Reputation: 37
I want to convert a CSS selector to XPath in a Scrapy project.
I'm learning Scrapy from its website tutorial and I'm having trouble translating directly from CSS language to XPath.
The CSS selector used to parse http://quotes.toscrape.com/ is:
`>>> for quote in response.css("div.quote"):
... text = quote.css("span.text::text").extract_first()
... author = quote.css("small.author::text").extract_first()
... tags = quote.css("div.tags a.tag::text").extract()

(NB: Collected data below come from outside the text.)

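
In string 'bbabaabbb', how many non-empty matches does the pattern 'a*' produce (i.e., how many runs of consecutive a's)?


Pattern 'a*' matches zero or more a's. We want non-empty runs of consecutive a's.
String: 'bbabaabbb'
Walking through the string to find runs of a's:
  Run 1: positions 2-2 -> 'a'
  Run 2: positions 4-5 -> 'aa'
Non-empty runs found: ['a', 'aa']
Count: 2

2


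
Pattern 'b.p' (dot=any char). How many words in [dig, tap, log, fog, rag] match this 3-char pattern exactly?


Pattern 'b.p' means: starts with 'b', any single char, ends with 'p'.
Checking each word (must be exactly 3 chars):
  'dig' (len=3): no
  'tap' (len=3): no
  'log' (len=3): no
  'fog' (len=3): no
  'rag' (len=3): no
Matching words: []
Total: 0

0


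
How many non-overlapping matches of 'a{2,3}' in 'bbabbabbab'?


Pattern 'a{2,3}' matches between 2 and 3 consecutive a's (greedy).
String: 'bbabbabbab'
Finding runs of a's and applying greedy matching:
  Run at pos 2: 'a' (length 1)
  Run at pos 5: 'a' (length 1)
  Run at pos 8: 'a' (length 1)
Matches: []
Count: 0

0


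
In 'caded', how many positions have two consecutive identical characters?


Looking for consecutive identical characters in 'caded':
  pos 0-1: 'c' vs 'a' -> different
  pos 1-2: 'a' vs 'd' -> different
  pos 2-3: 'd' vs 'e' -> different
  pos 3-4: 'e' vs 'd' -> different
Consecutive identical pairs: []
Count: 0

0


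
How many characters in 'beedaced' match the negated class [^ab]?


Negated class [^ab] matches any char NOT in {a, b}
Scanning 'beedaced':
  pos 0: 'b' -> no (excluded)
  pos 1: 'e' -> MATCH
  pos 2: 'e' -> MATCH
  pos 3: 'd' -> MATCH
  pos 4: 'a' -> no (excluded)
  pos 5: 'c' -> MATCH
  pos 6: 'e' -> MATCH
  pos 7: 'd' -> MATCH
Total matches: 6

6


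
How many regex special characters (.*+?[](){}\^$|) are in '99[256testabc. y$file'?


Regex special characters are: . * + ? [ ] ( ) { } \ ^ $ |
Scanning '99[256testabc. y$file':
  pos 2: '[' -> SPECIAL
  pos 13: '.' -> SPECIAL
  pos 16: '$' -> SPECIAL
Special chars found: ['[', '.', '$']
Total: 3

3


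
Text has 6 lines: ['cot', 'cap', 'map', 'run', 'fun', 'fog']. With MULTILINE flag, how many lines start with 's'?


With MULTILINE flag, ^ matches the start of each line.
Lines: ['cot', 'cap', 'map', 'run', 'fun', 'fog']
Checking which lines start with 's':
  Line 1: 'cot' -> no
  Line 2: 'cap' -> no
  Line 3: 'map' -> no
  Line 4: 'run' -> no
  Line 5: 'fun' -> no
  Line 6: 'fog' -> no
Matching lines: []
Count: 0

0


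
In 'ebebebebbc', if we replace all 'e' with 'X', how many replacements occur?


re.sub('e', 'X', text) replaces every occurrence of 'e' with 'X'.
Text: 'ebebebebbc'
Scanning for 'e':
  pos 0: 'e' -> replacement #1
  pos 2: 'e' -> replacement #2
  pos 4: 'e' -> replacement #3
  pos 6: 'e' -> replacement #4
Total replacements: 4

4


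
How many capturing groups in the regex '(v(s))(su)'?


To count capturing groups, count each '(' that starts a group.
Pattern: '(v(s))(su)'
Walking through the pattern:
  Position 0: '(' -> group #1
  Position 2: '(' -> group #2
  Position 6: '(' -> group #3
Total capturing groups: 3

3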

... print(dict(text=text, author=author, tags=tags))`
I've tried writing using XPath as:
In [83]: for quote in response.xpath('//div[@class="quote"]'):
...: text = quote.xpath('//span[@class="text"]/text()').extract_first()

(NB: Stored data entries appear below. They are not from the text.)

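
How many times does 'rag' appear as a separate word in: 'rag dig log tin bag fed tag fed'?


Scanning each word for exact match 'rag':
  Word 1: 'rag' -> MATCH
  Word 2: 'dig' -> no
  Word 3: 'log' -> no
  Word 4: 'tin' -> no
  Word 5: 'bag' -> no
  Word 6: 'fed' -> no
  Word 7: 'tag' -> no
  Word 8: 'fed' -> no
Total matches: 1

1


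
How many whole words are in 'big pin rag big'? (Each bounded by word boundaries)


Word boundaries (\b) mark the start/end of each word.
Text: 'big pin rag big'
Splitting by whitespace:
  Word 1: 'big'
  Word 2: 'pin'
  Word 3: 'rag'
  Word 4: 'big'
Total whole words: 4

4


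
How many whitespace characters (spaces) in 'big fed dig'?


\s matches whitespace characters (spaces, tabs, etc.).
Text: 'big fed dig'
This text has 3 words separated by spaces.
Number of spaces = number of words - 1 = 3 - 1 = 2

2


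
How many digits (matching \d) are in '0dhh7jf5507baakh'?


\d matches any digit 0-9.
Scanning '0dhh7jf5507baakh':
  pos 0: '0' -> DIGIT
  pos 4: '7' -> DIGIT
  pos 7: '5' -> DIGIT
  pos 8: '5' -> DIGIT
  pos 9: '0' -> DIGIT
  pos 10: '7' -> DIGIT
Digits found: ['0', '7', '5', '5', '0', '7']
Total: 6

6


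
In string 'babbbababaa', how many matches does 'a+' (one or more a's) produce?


Pattern 'a+' matches one or more consecutive a's.
String: 'babbbababaa'
Scanning for runs of a:
  Match 1: 'a' (length 1)
  Match 2: 'a' (length 1)
  Match 3: 'a' (length 1)
  Match 4: 'aa' (length 2)
Total matches: 4

4


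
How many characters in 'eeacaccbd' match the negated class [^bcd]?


Negated class [^bcd] matches any char NOT in {b, c, d}
Scanning 'eeacaccbd':
  pos 0: 'e' -> MATCH
  pos 1: 'e' -> MATCH
  pos 2: 'a' -> MATCH
  pos 3: 'c' -> no (excluded)
  pos 4: 'a' -> MATCH
  pos 5: 'c' -> no (excluded)
  pos 6: 'c' -> no (excluded)
  pos 7: 'b' -> no (excluded)
  pos 8: 'd' -> no (excluded)
Total matches: 4

4


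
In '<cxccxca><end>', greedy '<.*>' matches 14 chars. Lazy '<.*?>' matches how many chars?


Greedy '<.*>' tries to match as MUCH as possible.
Lazy '<.*?>' tries to match as LITTLE as possible.

String: '<cxccxca><end>'
Greedy '<.*>' starts at first '<' and extends to the LAST '>': '<cxccxca><end>' (14 chars)
Lazy '<.*?>' starts at first '<' and stops at the FIRST '>': '<cxccxca>' (9 chars)

9


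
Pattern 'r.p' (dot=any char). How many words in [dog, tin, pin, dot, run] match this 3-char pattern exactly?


Pattern 'r.p' means: starts with 'r', any single char, ends with 'p'.
Checking each word (must be exactly 3 chars):
  'dog' (len=3): no
  'tin' (len=3): no
  'pin' (len=3): no
  'dot' (len=3): no
  'run' (len=3): no
Matching words: []
Total: 0

0


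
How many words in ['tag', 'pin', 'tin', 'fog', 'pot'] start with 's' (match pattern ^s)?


Pattern ^s anchors to start of word. Check which words begin with 's':
  'tag' -> no
  'pin' -> no
  'tin' -> no
  'fog' -> no
  'pot' -> no
Matching words: []
Count: 0

0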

...: author = quote.xpath('//small[@class="author"]/text()').extract_first()
...: tags= quote.xpath('//div[@class="tags"]/a[@class="tag"]/text()').extract()
...: print(dict(text=text,author=author,tags=tags))`
In the CSS path I get info on different quotes, while on XPath I get the same quote multiple times in the list. What am I doing wrong?
Upvotes: 1
Views: 248
Reputation: 89285
"In the CSS path I get info on different quotes, while on XPath I get the same quote multiple times in the list. What am I doing wrong?"
The primary problem is due to the fact that XPath interprets /
at the beginning of an expression as reference to root document, doesn't matter the context element at which the expression is executed. You want to explicitly tell that you want to execute the expression on current context element (the one referenced by variable quote
) by adding a .
at the beginning, for example:
text = quote.xpath('.//span[@class="text"]/text()').extract_first()
Upvotes: 2